Les beaufs, les vaches et la fin du monde…
J’ai toujours bien aimé les vaches.
Des grosses bêtes avec des regards doux et tristes.
J’ai toujours aimé, au détour d’une balade, croiser leurs grands yeux mouillés.
Je crois que, parfois, je me reconnais un peu en elles, coincées derrière un barbelé, les papattes dans la boue et l’herbe humide, à regarder passer la vie sans rien y comprendre.
A attendre une fin qui chaque jour est un peu plus proche.
Une vache, c’est incroyable comme ça se laisse faire : on lui dit de sortir et elle sort, on lui dit de rentrer et elle rentre, on lui dit de ne plus bouger et elle ne bouge plus… et elle donne son lait, comme ça, sans faire d’histoires, sans rien connaître à l’économie, sans rien connaître à la politique agricole commune, sans rien connaître à l’Europe et sans savoir que le désespoir de celui qui la trait, le poussera à le répandre par hectolitres sur le bitume d’une autoroute.

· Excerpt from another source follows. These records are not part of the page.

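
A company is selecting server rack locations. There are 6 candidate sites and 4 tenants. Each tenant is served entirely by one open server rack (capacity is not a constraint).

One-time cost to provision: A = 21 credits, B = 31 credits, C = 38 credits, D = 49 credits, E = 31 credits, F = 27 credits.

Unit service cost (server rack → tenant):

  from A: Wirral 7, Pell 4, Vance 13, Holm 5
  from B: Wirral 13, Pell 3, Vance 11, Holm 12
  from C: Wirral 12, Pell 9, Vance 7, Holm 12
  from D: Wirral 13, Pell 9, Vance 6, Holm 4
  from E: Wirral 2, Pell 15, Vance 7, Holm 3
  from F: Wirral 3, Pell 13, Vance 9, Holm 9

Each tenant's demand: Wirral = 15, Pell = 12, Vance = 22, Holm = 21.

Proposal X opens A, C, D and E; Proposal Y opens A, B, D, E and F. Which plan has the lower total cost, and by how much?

Proposal X: {A, C, D, E}: Wirral→E 2·15=30, Pell→A 4·12=48, Vance→D 6·22=132, Holm→E 3·21=63. Service 273; fixed 139; total 412.
Proposal Y: {A, B, D, E, F}: Wirral→E 2·15=30, Pell→B 3·12=36, Vance→D 6·22=132, Holm→E 3·21=63. Service 261; fixed 159; total 420.
Difference: |412 − 420| = 8.

Proposal X is cheaper by 8.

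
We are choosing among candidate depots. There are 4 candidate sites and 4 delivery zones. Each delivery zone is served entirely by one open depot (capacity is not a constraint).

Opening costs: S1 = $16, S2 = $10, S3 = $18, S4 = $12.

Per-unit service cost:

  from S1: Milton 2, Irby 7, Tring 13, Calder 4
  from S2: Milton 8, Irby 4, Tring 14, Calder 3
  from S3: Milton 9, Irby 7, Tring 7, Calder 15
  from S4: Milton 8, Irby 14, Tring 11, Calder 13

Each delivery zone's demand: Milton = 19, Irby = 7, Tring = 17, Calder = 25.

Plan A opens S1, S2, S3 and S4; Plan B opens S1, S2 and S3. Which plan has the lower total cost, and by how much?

Plan B is cheaper by 12.

Plan A: {S1, S2, S3, S4}: Milton→S1 2·19=38, Irby→S2 4·7=28, Tring→S3 7·17=119, Calder→S2 3·25=75. Service 260; fixed 56; total 316.
Plan B: {S1, S2, S3}: Milton→S1 2·19=38, Irby→S2 4·7=28, Tring→S3 7·17=119, Calder→S2 3·25=75. Service 260; fixed 44; total 304.
Difference: |316 − 304| = 12.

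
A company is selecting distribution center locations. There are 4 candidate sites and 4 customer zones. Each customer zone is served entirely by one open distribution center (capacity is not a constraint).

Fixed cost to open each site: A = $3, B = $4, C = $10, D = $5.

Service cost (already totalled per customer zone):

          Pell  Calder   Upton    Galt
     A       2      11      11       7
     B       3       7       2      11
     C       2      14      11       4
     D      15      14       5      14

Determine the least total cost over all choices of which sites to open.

For any fixed open set, each customer zone goes to its cheapest open site; total = fixed + service.
{A, B}: Pell→A 2, Calder→B 7, Upton→B 2, Galt→A 7. Service 18; fixed 7; total 25.
{B}: Pell→B 3, Calder→B 7, Upton→B 2, Galt→B 11. Service 23; fixed 4; total 27.
{B, C}: service 15 + fixed 14 = 29
{A, B, C, D}: service 15 + fixed 22 = 37
No other subset beats 25.

Minimum total cost: 25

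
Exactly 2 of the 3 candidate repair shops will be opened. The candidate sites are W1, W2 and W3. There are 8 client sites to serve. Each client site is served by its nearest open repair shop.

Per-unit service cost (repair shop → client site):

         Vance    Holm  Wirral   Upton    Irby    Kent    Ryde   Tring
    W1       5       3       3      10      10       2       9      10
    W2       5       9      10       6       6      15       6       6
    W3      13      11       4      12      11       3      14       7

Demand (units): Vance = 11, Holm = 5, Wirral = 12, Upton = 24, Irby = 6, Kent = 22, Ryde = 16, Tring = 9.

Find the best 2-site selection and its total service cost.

With exactly 2 open, each client site uses its cheapest among the chosen.
{W1, W2}: Vance→W1 5·11=55, Holm→W1 3·5=15, Wirral→W1 3·12=36, Upton→W2 6·24=144, Irby→W2 6·6=36, Kent→W1 2·22=44, Ryde→W2 6·16=96, Tring→W2 6·9=54. Service cost 480.
{W2, W3}: service cost 544
{W1, W3}: service cost 657
Among all 3 size-2 choices, {W1, W2} is lowest.

Choose W1 and W2; total service cost 480.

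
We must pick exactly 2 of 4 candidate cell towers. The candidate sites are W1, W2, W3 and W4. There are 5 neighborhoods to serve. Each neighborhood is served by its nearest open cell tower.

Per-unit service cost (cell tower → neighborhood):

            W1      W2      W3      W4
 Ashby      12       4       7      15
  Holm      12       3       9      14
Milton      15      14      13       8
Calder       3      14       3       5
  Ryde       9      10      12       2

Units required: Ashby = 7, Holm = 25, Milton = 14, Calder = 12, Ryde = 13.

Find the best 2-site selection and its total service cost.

Choose W2 and W4; total service cost 301.

With exactly 2 open, each neighborhood uses its cheapest among the chosen.
{W2, W4}: Ashby→W2 4·7=28, Holm→W2 3·25=75, Milton→W4 8·14=112, Calder→W4 5·12=60, Ryde→W4 2·13=26. Service cost 301.
{W3, W4}: service cost 448
{W2, W3}: service cost 451
Among all 6 size-2 choices, {W2, W4} is lowest.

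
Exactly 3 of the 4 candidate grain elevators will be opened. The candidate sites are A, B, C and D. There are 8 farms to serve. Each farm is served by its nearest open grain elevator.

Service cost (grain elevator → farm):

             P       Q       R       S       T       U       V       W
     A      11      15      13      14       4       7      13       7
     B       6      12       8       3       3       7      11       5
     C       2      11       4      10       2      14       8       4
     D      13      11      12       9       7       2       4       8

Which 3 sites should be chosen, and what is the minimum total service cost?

With exactly 3 open, each farm uses its cheapest among the chosen.
{B, C, D}: P→C 2, Q→C 11, R→C 4, S→B 3, T→C 2, U→D 2, V→D 4, W→C 4. Service cost 32.
{A, C, D}: service cost 38
{A, B, C}: service cost 41
Among all 4 size-3 choices, {B, C, D} is lowest.

Choose B, C and D; total service cost 32.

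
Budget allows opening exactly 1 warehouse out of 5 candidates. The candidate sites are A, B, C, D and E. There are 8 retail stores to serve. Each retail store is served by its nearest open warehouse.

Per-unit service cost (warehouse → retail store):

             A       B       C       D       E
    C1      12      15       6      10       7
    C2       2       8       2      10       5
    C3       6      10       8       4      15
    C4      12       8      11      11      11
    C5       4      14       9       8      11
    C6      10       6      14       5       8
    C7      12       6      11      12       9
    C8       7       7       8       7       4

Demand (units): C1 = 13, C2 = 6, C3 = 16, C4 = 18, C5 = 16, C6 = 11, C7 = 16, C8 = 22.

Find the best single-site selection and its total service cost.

With exactly 1 open, each retail store uses its cheapest among the chosen.
{D}: C1→D 10·13=130, C2→D 10·6=60, C3→D 4·16=64, C4→D 11·18=198, C5→D 8·16=128, C6→D 5·11=55, C7→D 12·16=192, C8→D 7·22=154. Service cost 981.
{A}: service cost 1000
{E}: service cost 1055
Among all 5 size-1 choices, {D} is lowest.

Choose D only; total service cost 981.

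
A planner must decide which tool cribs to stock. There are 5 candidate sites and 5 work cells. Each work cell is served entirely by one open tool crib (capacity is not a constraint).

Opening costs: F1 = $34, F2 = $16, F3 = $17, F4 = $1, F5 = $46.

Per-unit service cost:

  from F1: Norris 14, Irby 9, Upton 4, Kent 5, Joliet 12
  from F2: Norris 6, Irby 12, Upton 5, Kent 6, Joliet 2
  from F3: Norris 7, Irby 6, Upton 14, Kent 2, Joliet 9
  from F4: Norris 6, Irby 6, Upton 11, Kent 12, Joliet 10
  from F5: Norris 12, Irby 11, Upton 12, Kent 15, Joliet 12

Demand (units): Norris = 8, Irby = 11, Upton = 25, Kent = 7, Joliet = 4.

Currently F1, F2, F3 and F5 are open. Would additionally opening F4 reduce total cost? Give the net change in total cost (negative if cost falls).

Current service cost with {F1, F2, F3, F5}: 236.
Adding F4: each work cell re-picks its cheapest; new service cost 236, saving 0.
Extra fixed cost: 1. Net change = 1 − 0 = 1.
(Totals: 349 → 350.)

No — net change +1 (cost rises by 1).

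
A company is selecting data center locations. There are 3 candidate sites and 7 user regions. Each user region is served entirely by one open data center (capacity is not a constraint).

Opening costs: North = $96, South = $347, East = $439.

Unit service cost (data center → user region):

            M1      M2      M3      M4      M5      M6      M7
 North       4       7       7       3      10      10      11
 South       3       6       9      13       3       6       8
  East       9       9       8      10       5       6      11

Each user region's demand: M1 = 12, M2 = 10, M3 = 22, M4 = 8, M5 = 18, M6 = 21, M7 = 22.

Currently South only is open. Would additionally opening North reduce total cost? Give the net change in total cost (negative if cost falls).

Current service cost with {South}: 754.
Adding North: each user region re-picks its cheapest; new service cost 630, saving 124.
Extra fixed cost: 96. Net change = 96 − 124 = -28.
(Totals: 1101 → 1073.)

Yes — net change −28 (cost falls by 28).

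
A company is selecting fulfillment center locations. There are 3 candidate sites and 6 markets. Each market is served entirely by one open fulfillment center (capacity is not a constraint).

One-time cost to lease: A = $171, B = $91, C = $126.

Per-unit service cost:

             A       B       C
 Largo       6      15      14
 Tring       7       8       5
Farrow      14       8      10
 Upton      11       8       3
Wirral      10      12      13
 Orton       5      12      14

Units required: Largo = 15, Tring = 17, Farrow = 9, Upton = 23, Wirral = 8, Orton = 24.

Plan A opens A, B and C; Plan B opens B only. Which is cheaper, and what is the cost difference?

Plan A: {A, B, C}: Largo→A 6·15=90, Tring→C 5·17=85, Farrow→B 8·9=72, Upton→C 3·23=69, Wirral→A 10·8=80, Orton→A 5·24=120. Service 516; fixed 388; total 904.
Plan B: {B}: Largo→B 15·15=225, Tring→B 8·17=136, Farrow→B 8·9=72, Upton→B 8·23=184, Wirral→B 12·8=96, Orton→B 12·24=288. Service 1001; fixed 91; total 1092.
Difference: |904 − 1092| = 188.

Plan A is cheaper by 188.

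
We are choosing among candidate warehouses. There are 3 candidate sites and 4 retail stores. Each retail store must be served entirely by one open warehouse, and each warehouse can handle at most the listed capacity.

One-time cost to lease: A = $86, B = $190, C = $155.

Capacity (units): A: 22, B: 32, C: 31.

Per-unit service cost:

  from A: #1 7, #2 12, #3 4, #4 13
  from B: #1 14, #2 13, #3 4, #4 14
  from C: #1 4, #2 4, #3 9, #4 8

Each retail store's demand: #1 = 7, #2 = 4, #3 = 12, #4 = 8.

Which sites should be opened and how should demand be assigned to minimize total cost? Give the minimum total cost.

Open {C}: #1→C 4·7=28, #2→C 4·4=16, #3→C 9·12=108, #4→C 8·8=64.
Loads: C carries 31/31. Service 216; fixed 155; total 371.
Next best feasible plan costs 397.

Minimum total cost: 371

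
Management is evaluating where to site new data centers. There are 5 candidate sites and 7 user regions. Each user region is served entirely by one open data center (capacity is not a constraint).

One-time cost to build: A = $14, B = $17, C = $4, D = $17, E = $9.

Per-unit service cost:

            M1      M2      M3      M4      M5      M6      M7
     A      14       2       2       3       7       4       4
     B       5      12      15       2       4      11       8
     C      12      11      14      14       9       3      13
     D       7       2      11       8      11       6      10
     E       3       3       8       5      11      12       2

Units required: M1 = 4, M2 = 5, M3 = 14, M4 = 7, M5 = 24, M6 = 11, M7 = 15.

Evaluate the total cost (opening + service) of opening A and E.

Total cost: 336

Each user region is assigned to its cheapest site among the open ones.
{A, E}: M1→E 3·4=12, M2→A 2·5=10, M3→A 2·14=28, M4→A 3·7=21, M5→A 7·24=168, M6→A 4·11=44, M7→E 2·15=30. Service 313; fixed 23; total 336.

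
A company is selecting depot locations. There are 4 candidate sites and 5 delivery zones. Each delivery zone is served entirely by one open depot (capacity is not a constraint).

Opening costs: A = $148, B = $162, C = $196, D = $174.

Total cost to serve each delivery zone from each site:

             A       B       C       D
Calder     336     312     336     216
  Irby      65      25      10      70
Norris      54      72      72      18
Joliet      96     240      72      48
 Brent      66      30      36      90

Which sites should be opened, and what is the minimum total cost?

Open D only; minimum total cost 616.

For any fixed open set, each delivery zone goes to its cheapest open site; total = fixed + service.
{D}: Calder→D 216, Irby→D 70, Norris→D 18, Joliet→D 48, Brent→D 90. Service 442; fixed 174; total 616.
{B, D}: Calder→D 216, Irby→B 25, Norris→D 18, Joliet→D 48, Brent→B 30. Service 337; fixed 336; total 673.
{C, D}: Calder→D 216, Irby→C 10, Norris→D 18, Joliet→D 48, Brent→C 36. Service 328; fixed 370; total 698.
{A, B, C, D}: Calder→D 216, Irby→C 10, Norris→D 18, Joliet→D 48, Brent→B 30. Service 322; fixed 680; total 1002.
(All 15 nonempty subsets were checked; D only is lowest.)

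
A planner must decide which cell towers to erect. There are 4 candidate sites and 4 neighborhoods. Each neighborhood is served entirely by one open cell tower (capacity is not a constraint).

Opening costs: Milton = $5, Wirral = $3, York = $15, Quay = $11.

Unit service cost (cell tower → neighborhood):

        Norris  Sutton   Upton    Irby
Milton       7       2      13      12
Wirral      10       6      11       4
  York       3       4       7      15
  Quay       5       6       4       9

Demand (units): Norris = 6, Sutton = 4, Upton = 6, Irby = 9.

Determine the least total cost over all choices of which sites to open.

For any fixed open set, each neighborhood goes to its cheapest open site; total = fixed + service.
{Milton, Wirral, Quay}: Norris→Quay 5·6=30, Sutton→Milton 2·4=8, Upton→Quay 4·6=24, Irby→Wirral 4·9=36. Service 98; fixed 19; total 117.
{Milton, Wirral, York, Quay}: Norris→York 3·6=18, Sutton→Milton 2·4=8, Upton→Quay 4·6=24, Irby→Wirral 4·9=36. Service 86; fixed 34; total 120.
{Wirral, York, Quay}: service 94 + fixed 29 = 123
{Wirral}: service 186 + fixed 3 = 189
No other subset beats 117.

Minimum total cost: 117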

Pourtant, il m’arrive souvent de penser qu’une vache, c’est vachement plus fort qu’un homme.
Une vache, ça doit bien peser dans les 600-700 kilos, sans compter le lait et parfois, il m’arrive de me dire que si toutes les vaches du monde avaient soudain envie de manger de la viande, que si toutes les vaches du monde décidaient de ne plus partager, qu’elles se disaient que leur lait, c’est pour leur petit veau… Même dans les bureaux cossus et inaccessibles des commissaires européens, on aurait du souci à se faire.
Parfois, quand je vois les profs, je me dis que c’est un peu comme ces vaches que j’aime bien.
Comme les vaches, ça vit dans l’inconfort de ces établissements scolaires qui se décomposent lentement, faute de moyens et surtout faute d’attention (j’ai connu des profs qui prenaient sur leur week-end pour repeindre leur classe à leurs frais).
Comme les vaches, les profs c’est plutôt docile : ça rentre quand on leur dit de rentrer, ça sort quand on leur dit de sortir, ça se tient tranquille…
Et puis ça donne…
Pas du lait évidemment, mais du savoir…
Chaque jour de chaque semaine de chaque année…
Et comme le lait, ce savoir, tout doucement ça fabrique des petits adultes qui seront pompier, astronaute, acteur, musicien, vendeur de chaussettes ou bien encore ministre bien assis dans un bureau inaccessible, cossu et fraîchement repeint aux frais de la communauté.
Il m’arrive souvent de me dire que le jour où les profs en auront marre, on aura tous du souci à se faire.
Et si c’est le même jour que les vaches, nos enfants que nous aimons tant, finiront maigres, déminéralisés, démoralisés et finalement assez crétins.
En un mot la fin du monde.
Et peut-être qu’alors, il faudra que dans les bureaux de ministres et les bureaux de commissaires, on commence à vraiment travailler.